Further, it has a great compendium of technical resources that by itself justifies your making this paper a part of your library. A MUST READ for sure!

Mostly agree with what was written but from experience I disagree with the following section.

"Get rid of NAT for IPv6/IPv6 connectivity: The
original purpose of NAT was to have a means of
avoiding overlapping/conflicting IPv4 addresses in
two organizations. As IPv6 has no shortage of
address space, there is no networking reason to
deploy NAT for IPv6. Eventual removal of NAT
represents a simplification, not just to an
enterprise’s network design, but also to application
designs. The dubious security value of IPv4 NAT is
easily replaced by any stateful firewall solution for
IPv6 (which can of course be complemented by
other security techniques like IPSs). For this
reason, IPv6/IPv6 NAT has not been specified yet
by the IETF; the main application envisaged would
be that it offers one way of doing multihoming.
"

We are not a large site and live out in the sticks where Internet provision is not cheap and mostly dependent on BT. As a result we have two circuits available. A leased line for high availability stuff and reasonable outbound traffic and an ADSL line which we use for internally originated web traffic which is routed over the ADSL line via a routing policy on the firewall. This works because most of the high bandwidth traffic is web based and is OK for IPv4 because of NAT translation.

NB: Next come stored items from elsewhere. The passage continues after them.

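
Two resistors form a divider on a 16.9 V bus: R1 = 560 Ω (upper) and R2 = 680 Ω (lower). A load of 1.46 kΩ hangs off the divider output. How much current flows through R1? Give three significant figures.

I ≈ 16.5 mA

R2‖R_L = 463.9 Ω, so the source sees R1 + R2‖R_L = 1024 Ω.
I = 16.9 V / 1024 Ω = 16.5 mA.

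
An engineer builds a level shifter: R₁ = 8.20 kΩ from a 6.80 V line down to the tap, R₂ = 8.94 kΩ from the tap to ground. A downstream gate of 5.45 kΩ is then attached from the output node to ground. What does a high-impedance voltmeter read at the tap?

The load sits in parallel with R₂: R₂‖R_L = (8.94 × 5.45) / (8.94 + 5.45) = 3.386 kΩ.
V_out = 6.80 × 3.386 / (8.20 + 3.386) = 6.80 × 3.386/11.59 = 1.99 V.
(Unloaded it would have been 3.55 V.)

V_out ≈ 1.99 V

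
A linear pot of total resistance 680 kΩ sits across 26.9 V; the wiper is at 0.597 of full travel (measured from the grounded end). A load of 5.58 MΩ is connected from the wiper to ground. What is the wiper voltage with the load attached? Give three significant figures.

The wiper splits the pot into (1−α)R = 274.0 kΩ above and αR = 406.0 kΩ below.
Lower section ‖ load = 378.4 kΩ.
V_wiper = 26.9 × 378.4/(274.0 + 378.4) = 15.6 V.

V ≈ 15.6 V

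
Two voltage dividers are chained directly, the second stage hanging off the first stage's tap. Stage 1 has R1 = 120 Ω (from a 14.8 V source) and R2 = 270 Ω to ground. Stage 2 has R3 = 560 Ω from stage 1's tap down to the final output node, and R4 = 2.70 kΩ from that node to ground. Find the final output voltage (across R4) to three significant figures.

V_out ≈ 8.28 V

Stage 2 presents R3+R4 = 3260 Ω as a load on stage 1's tap.
Stage 1's lower leg becomes R2‖(R3+R4) = 249.3 Ω, so V_mid = 14.8 × 249.3/369.3 = 9.992 V.
Stage 2 is itself unloaded: V_out = V_mid × R4/(R3+R4) = 9.992 × 2700/3260 = 8.28 V.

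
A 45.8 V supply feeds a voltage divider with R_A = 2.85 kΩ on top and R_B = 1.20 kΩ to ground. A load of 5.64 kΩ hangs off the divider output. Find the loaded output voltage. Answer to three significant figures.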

However - with IPv6 and no NAT there is a problem. With only a single non NAT address on the originating computer the routing policy will send the outbound web traffic over the ADSL line but the return address routing is bound to the leased line IPv6 assignments (we have chosen to use the IPv6 block associated with the leased line) so the return data is to the leased line external interface. This is an issue from a bandwidth perspective but also because firewalls tend to match the inbound packets to the outbound interface that the request was originated on. The only solution I have been able to come up with is to NAT at least one of the interfaces so that the outbound external address causes the return packets to be delivered to the originating interface.

Note that I don't run Cisco firewall.